Marmite chicken
200 g Basmati Rice
3 Eggs
2 Cloves Garlic
5 tbsp Soy Sauce
6 tbsp Rice Wine Vinegar
3½ tbsp Honey
2½ tbsp Marmite
6 tbsp Water
To serve
Spring Onion
Cornflour
Vegetable Oil
Sesame seeds
FOR THE CORNFLOUR SLURRY:
1½ tsp Cornflour
1½ tsp Water
Step 1.
Cook the rice following pack instructions.
Step 2.
Meanwhile, cut the chicken into bite-sized chunks. Crack the eggs into a bowl and whisk with a pinch of salt and black pepper. Half fill a separate bowl with cornflour.
Step 3.
Coat each piece of chicken by dipping it first in the cornflour, then the egg, then back in the cornflour.
Step 4.
Heat a wok over a medium-high heat with a good splash of vegetable oil. Fry the chicken in batches for 4 mins, until golden and crisp. Set aside.
Step 5.
Drain the wok and give it a wash. Dry it off, then place it back on the heat with a small splash of vegetable oil. Grate in the garlic and fry for 20 secs until fragrant. Stir in the soy sauce, vinegar, honey, Marmite and water. Bring to the boil and cook for 5 mins, skimming off any scum.
Step 6.
For the cornflour slurry, mix together the cornflour and water in a small bowl or mug.

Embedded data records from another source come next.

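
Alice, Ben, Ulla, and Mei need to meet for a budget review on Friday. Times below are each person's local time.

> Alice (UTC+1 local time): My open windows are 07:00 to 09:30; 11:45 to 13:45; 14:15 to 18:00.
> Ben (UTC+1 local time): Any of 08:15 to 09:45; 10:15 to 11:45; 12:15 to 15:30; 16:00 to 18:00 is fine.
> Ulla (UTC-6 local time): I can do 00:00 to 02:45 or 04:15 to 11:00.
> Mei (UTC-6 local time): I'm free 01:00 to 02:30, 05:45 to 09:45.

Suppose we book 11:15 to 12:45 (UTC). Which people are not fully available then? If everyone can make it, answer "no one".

Mei

Alice in UTC: 06:00-08:30, 10:45-12:45, 13:15-17:00 (subtract 1h to convert from UTC+1).
Ben in UTC: 07:15-08:45, 09:15-10:45, 11:15-14:30, 15:00-17:00 (subtract 1h to convert from UTC+1).
Ulla in UTC: 06:00-08:45, 10:15-17:00 (add 6h to convert from UTC-6).
Mei in UTC: 07:00-08:30, 11:45-15:45 (add 6h to convert from UTC-6).
Alice: free for 11:15-12:45. Ben: free for 11:15-12:45. Ulla: free for 11:15-12:45. Mei: not fully free for 11:15-12:45.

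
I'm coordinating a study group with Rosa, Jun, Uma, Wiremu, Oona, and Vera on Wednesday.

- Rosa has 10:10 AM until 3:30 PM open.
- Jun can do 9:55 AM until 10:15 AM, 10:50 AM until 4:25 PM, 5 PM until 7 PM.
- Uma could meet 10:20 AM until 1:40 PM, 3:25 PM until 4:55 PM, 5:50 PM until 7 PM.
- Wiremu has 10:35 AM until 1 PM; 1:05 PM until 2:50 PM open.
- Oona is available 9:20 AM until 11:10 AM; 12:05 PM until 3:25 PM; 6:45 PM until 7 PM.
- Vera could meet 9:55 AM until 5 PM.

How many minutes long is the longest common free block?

55

Rosa ∩ Jun: 10:10-10:15, 10:50-15:30.
Rosa ∩ Jun ∩ Uma: 10:50-13:40, 15:25-15:30.
Rosa ∩ Jun ∩ Uma ∩ Wiremu: 10:50-13:00, 13:05-13:40.
Rosa ∩ Jun ∩ Uma ∩ Wiremu ∩ Oona: 10:50-11:10, 12:05-13:00, 13:05-13:40.
Rosa ∩ Jun ∩ Uma ∩ Wiremu ∩ Oona ∩ Vera: 10:50-11:10, 12:05-13:00, 13:05-13:40.
The longest is 12:05-13:00 at 55 minutes.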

Stir it into the sauce and let everything bubble away until nicely thickened. Return the chicken to the wok, stir to coat and continue to cook for 3 mins over a medium heat. Meanwhile, thinly slice the spring onions.
Step 7.
To serve, divide the rice between bowls and top with the chicken. Pour over any extra sauce and finish with the spring onions.